Anatomy of the Ride: RIP Ride

Addicted to Revolve’s RIP Ride, or curious to try it?  It’s one or the other, trust us.  The ride was co-created by Christianne Phillips and Kira Stokes.  Kira gave us the inside scoop on the RIP Ride in our new blog series, Anatomy of the Ride.

Christianne Phillips, Senior Master Instructor         Kira Stokes, Master Instructor

RIP Ride Co-creators: Christianne Phillips (Senior Master Instructor) and Kira Stokes (Master Instructor)

Q: People are used to a mix of hills, intervals and sprints in class, but the RIP Ride focuses on intervals.  Why is that?

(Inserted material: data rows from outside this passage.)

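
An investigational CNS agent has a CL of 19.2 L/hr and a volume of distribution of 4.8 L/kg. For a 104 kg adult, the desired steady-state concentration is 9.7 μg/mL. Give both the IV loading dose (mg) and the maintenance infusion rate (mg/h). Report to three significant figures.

Total Vd = 4.8 × 104 = 499.2 L
LD = Vd · C_target = 499.2 × 9.7 = 4842 mg
Infusion rate = 19.20 L/h × 9.7 mg/L = 186.2 mg/h

(a) 4840 mg; (b) 186 mg/h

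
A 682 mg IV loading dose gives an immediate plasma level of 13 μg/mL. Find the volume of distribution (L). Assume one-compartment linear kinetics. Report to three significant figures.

52.5 L

Immediately after an IV bolus, C₀ = Dose / Vd, so Vd = Dose / C₀.
Vd = 682 / 13 = 52.46 L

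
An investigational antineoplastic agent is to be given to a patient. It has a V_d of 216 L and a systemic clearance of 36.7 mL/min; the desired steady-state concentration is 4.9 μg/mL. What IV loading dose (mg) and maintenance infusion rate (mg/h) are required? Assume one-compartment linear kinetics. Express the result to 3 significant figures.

LD = Vd · C_target = 216.0 × 4.9 = 1058 mg
CL = 36.7 mL/min × 60/1000 = 2.202 L/h
Infusion rate = 2.202 L/h × 4.9 mg/L = 10.79 mg/h

(a) 1060 mg; (b) 10.8 mg/h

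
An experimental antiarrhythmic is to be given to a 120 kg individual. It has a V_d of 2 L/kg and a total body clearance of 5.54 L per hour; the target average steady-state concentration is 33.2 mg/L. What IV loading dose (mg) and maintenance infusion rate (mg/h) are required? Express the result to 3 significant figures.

(a) 7970 mg; (b) 184 mg/h

Total Vd = 2 × 120 = 240.0 L
LD = Vd · C_target = 240.0 × 33.2 = 7968 mg
Maintenance: replace elimination → rate = CL × Css = 5.540 × 33.2 = 183.9 mg/h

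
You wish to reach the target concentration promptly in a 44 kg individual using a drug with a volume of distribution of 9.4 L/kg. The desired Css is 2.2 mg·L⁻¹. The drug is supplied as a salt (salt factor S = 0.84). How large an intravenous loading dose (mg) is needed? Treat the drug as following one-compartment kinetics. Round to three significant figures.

1080 mg

Total Vd = 9.4 × 44 = 413.6 L
LD = Vd × C / S = 413.6 × 2.200 / 0.84 = 1083 mg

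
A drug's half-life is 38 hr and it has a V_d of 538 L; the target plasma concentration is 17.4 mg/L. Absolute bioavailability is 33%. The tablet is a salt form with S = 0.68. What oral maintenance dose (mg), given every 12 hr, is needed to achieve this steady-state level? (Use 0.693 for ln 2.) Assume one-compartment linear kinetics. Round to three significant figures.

9130 mg

k = 0.693/38 = 0.01824 h⁻¹, so CL = k·Vd = 0.01824 × 538.0 = 9.813 L/h
D = CL × Css × τ / F / S = 9.813 × 17.4 × 12 / 0.33 / 0.68 = 9131 mg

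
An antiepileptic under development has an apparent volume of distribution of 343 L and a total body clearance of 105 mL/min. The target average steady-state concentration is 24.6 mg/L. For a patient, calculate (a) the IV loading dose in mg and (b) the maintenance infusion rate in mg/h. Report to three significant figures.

(a) 8440 mg; (b) 155 mg/h

Loading: fill Vd to C_target → 343.0 L × 24.6 mg/L = 8438 mg
CL = 105 mL/min = 105 × 0.06 = 6.300 L/h
Infusion rate = 6.300 L/h × 24.6 mg/L = 155.0 mg/h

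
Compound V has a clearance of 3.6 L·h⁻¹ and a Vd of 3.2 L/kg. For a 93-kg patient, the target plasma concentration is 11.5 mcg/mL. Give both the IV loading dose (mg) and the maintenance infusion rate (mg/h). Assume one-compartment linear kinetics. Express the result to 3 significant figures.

Total Vd = 3.2 × 93 = 297.6 L
Loading: fill Vd to C_target → 297.6 L × 11.5 mg/L = 3422 mg
Maintenance: replace elimination → rate = CL × Css = 3.600 × 11.5 = 41.40 mg/h

(a) 3420 mg; (b) 41.4 mg/h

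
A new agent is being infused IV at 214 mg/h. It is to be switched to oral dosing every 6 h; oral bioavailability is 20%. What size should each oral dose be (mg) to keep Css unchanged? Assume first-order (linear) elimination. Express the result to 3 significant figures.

6420 mg

To maintain the same Css, the systemic dosing rate must be unchanged: F·D/τ = infusion rate.
D = rate × τ / F = 214 × 6 / 0.2 = 6420 mg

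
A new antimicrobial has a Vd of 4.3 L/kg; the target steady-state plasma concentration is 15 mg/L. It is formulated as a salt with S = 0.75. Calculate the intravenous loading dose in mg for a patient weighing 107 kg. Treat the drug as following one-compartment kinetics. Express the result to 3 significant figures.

Vd = 4.3 L/kg × 107 kg = 460.1 L
LD = Vd × C / S = 460.1 × 15.00 / 0.75 = 9202 mg

9200 mg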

KS: The RIP Ride stands for “Resistance, Interval, Performance”, so it’s obvious from the name you are going to experience a unique form of interval training.  We wanted to make sure Revolvers would get the most out of the 60-minute class.  Interval training is proven to be one of the most effective ways to burn fat and improve speed, endurance and strength.

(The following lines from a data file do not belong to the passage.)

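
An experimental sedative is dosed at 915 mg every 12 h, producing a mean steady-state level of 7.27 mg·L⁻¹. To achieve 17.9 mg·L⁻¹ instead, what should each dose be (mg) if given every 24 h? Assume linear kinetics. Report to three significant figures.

4510 mg

For first-order elimination, Css ∝ F·D/(CL·τ); F and CL are unchanged, so Css ∝ D/τ.
D₂ = D₁ × (Css,target / Css,current) × (τ₂/τ₁) = 915 × (17.9/7.27) × (24/12) = 4506 mg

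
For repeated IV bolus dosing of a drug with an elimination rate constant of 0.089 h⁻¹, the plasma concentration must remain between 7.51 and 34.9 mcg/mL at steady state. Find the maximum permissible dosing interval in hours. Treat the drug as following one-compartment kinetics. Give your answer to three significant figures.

Between IV bolus doses, concentration decays as C = C₀·e^(−kτ), so C_peak/C_trough = e^(kτ).
τ_max = ln(C_peak/C_trough) / k = ln(34.9/7.51) / 0.08900 = 1.536 / 0.08900 = 17.26 h

17.3 h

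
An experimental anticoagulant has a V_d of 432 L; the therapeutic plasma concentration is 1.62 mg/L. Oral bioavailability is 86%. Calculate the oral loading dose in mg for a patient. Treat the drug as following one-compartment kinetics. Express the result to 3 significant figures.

814 mg

The loading dose fills Vd to the target concentration.
LD = Vd × C / F = 432.0 × 1.620 / 0.86 = 813.8 mg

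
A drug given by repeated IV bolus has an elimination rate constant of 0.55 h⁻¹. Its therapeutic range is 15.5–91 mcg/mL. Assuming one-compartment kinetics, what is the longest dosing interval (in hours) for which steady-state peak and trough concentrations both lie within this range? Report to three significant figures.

3.22 h

Between IV bolus doses, concentration decays as C = C₀·e^(−kτ), so C_peak/C_trough = e^(kτ).
τ_max = ln(C_peak/C_trough) / k = ln(91/15.5) / 0.5500 = 1.770 / 0.5500 = 3.218 h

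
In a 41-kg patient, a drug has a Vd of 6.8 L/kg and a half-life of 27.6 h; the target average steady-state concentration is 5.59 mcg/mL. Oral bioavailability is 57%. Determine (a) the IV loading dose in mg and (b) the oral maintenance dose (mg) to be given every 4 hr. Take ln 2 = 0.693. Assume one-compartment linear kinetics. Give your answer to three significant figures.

(a) 1560 mg; (b) 275 mg

Vd = 6.8 L/kg × 41 kg = 278.8 L
LD = Vd × C = 278.8 × 5.59 = 1558 mg
CL = 0.693 × Vd / t½ = 0.693 × 278.8 / 27.6 = 7.000 L/h
D = CL × Css × τ / F = 7.000 × 5.59 × 4 / 0.57 = 274.6 mg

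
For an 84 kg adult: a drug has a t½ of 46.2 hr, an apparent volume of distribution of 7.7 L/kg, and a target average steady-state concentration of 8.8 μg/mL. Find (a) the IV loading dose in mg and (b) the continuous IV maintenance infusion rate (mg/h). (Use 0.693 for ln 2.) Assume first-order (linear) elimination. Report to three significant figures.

(a) 5690 mg; (b) 85.4 mg/h

Vd(total) = 84 kg × 7.7 L/kg = 646.8 L
LD = Vd × C = 646.8 × 8.8 = 5692 mg
CL = 0.693 × Vd / t½ = 0.693 × 646.8 / 46.2 = 9.702 L/h
Infusion rate = CL × Css = 9.702 × 8.8 = 85.38 mg/h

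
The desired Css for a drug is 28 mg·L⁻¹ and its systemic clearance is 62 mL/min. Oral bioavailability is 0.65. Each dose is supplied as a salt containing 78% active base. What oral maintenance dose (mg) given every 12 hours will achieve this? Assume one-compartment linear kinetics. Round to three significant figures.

2470 mg

Convert clearance: 62 mL/min × 60 min/h ÷ 1000 mL/L = 3.720 L/h
D = CL × Css × τ / F / S = 3.720 × 28 × 12 / 0.65 / 0.78 = 2465 mg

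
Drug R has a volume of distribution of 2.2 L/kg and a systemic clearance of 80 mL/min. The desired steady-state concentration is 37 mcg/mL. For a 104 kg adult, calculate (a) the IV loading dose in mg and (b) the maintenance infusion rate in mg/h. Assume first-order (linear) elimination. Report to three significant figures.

Total Vd = 2.2 × 104 = 228.8 L
Loading dose = Vd × C = 228.8 × 37 = 8466 mg
CL = 80 mL/min × 60/1000 = 4.800 L/h
Maintenance: replace elimination → rate = CL × Css = 4.800 × 37 = 177.6 mg/h

(a) 8470 mg; (b) 178 mg/h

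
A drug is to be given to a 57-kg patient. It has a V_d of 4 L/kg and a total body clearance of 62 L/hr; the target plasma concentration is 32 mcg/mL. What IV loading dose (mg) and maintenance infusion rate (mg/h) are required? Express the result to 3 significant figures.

(a) 7300 mg; (b) 1980 mg/h

Vd = 4 L/kg × 57 kg = 228.0 L
LD = Vd · C_target = 228.0 × 32 = 7296 mg
Maintenance infusion rate = CL × Css = 62.00 × 32 = 1984 mg/h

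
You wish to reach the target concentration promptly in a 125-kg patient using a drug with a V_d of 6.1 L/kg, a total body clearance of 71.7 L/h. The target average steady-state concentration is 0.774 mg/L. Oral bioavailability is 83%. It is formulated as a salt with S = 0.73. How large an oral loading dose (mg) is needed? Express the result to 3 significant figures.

Vd = 6.1 L/kg × 125 kg = 762.5 L
LD = Vd × C / F / S = 762.5 × 0.7740 / 0.83 / 0.73 = 974.0 mg

974 mg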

Q: What was the Rip Ride designed to do for riders?  How is it different from other indoor cycling classes?

KS: The RIP Ride combines cycling and upper-body strength work in a way that encourages body awareness, fatigues the body and keeps the integrity of the “form focused” studio Revolve is determined to be. Unique to the RIP Ride are two upper-body weight segments. Each segment is comprised of three exercises done three times through, circuit style.  We work in terms of progression each time through, adding slight variations to keep it fresh. The upper-body work begins and ends with upper-body back work to reset posture.

Riders admit they work harder during the cycling portions as opposed to a straight cycle class because they know there’s a short “active recovery” during the weight sections.

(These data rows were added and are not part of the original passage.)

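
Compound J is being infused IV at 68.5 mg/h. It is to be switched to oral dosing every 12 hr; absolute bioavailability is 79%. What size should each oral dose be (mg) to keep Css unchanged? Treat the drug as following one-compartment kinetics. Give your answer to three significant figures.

1040 mg

To maintain the same Css, the systemic dosing rate must be unchanged: F·D/τ = infusion rate.
D = rate × τ / F = 68.5 × 12 / 0.79 = 1041 mg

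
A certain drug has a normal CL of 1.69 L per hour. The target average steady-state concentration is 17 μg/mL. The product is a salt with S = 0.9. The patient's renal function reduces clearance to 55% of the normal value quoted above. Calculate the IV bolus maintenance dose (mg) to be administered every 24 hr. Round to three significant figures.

421 mg

Patient clearance = 0.55 × 1.690 = 0.9295 L/h
D = CL × Css × τ / S = 0.9295 × 17 × 24 / 0.9 = 421.4 mg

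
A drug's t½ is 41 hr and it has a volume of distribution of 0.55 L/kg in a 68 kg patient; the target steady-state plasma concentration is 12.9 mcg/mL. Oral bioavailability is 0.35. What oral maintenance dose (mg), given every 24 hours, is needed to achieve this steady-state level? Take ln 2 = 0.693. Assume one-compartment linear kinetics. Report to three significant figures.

559 mg

Vd = 0.55 L/kg × 68 kg = 37.40 L
CL = ln 2 · Vd / t½ = 0.693 × 37.40 / 41 = 0.6322 L/h
D = CL × Css × τ / F = 0.6322 × 12.9 × 24 / 0.35 = 559.2 mg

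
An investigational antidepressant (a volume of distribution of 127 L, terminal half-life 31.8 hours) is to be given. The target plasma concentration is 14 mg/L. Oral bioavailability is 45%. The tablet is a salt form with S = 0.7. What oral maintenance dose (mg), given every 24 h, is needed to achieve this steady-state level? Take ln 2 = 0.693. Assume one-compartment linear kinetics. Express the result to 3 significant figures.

k = 0.693/31.8 = 0.02179 h⁻¹, so CL = k·Vd = 0.02179 × 127.0 = 2.767 L/h
D = CL × Css × τ / F / S = 2.767 × 14 × 24 / 0.45 / 0.7 = 2951 mg

2950 mg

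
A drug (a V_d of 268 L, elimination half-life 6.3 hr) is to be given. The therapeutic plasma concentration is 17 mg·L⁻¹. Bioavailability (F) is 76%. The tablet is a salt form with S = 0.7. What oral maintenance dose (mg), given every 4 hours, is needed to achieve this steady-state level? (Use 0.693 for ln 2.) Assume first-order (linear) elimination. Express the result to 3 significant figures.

3770 mg

CL = ln 2 · Vd / t½ = 0.693 × 268.0 / 6.3 = 29.48 L/h
D = CL × Css × τ / F / S = 29.48 × 17 × 4 / 0.76 / 0.7 = 3768 mg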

Q: Upper body is an integral part of the RIP ride and emphasizes posture.  What results should riders expect, and how can we get the most out of it?

KS: The upper-body work during the RIP Ride is no joke, no gimmicks, just work.  The weight segments are designed to reset posture after being forward on the bike, give riders a full-body workout, and create strong, lean upper bodies.

We recommend riders stop their legs during upper-body work to prioritize safety and body awareness.  Stopping the legs allows riders to focus 100% in order to work effectively and fatigue properly.

Q: What should we eat before and after a RIP Ride to get the most out of it?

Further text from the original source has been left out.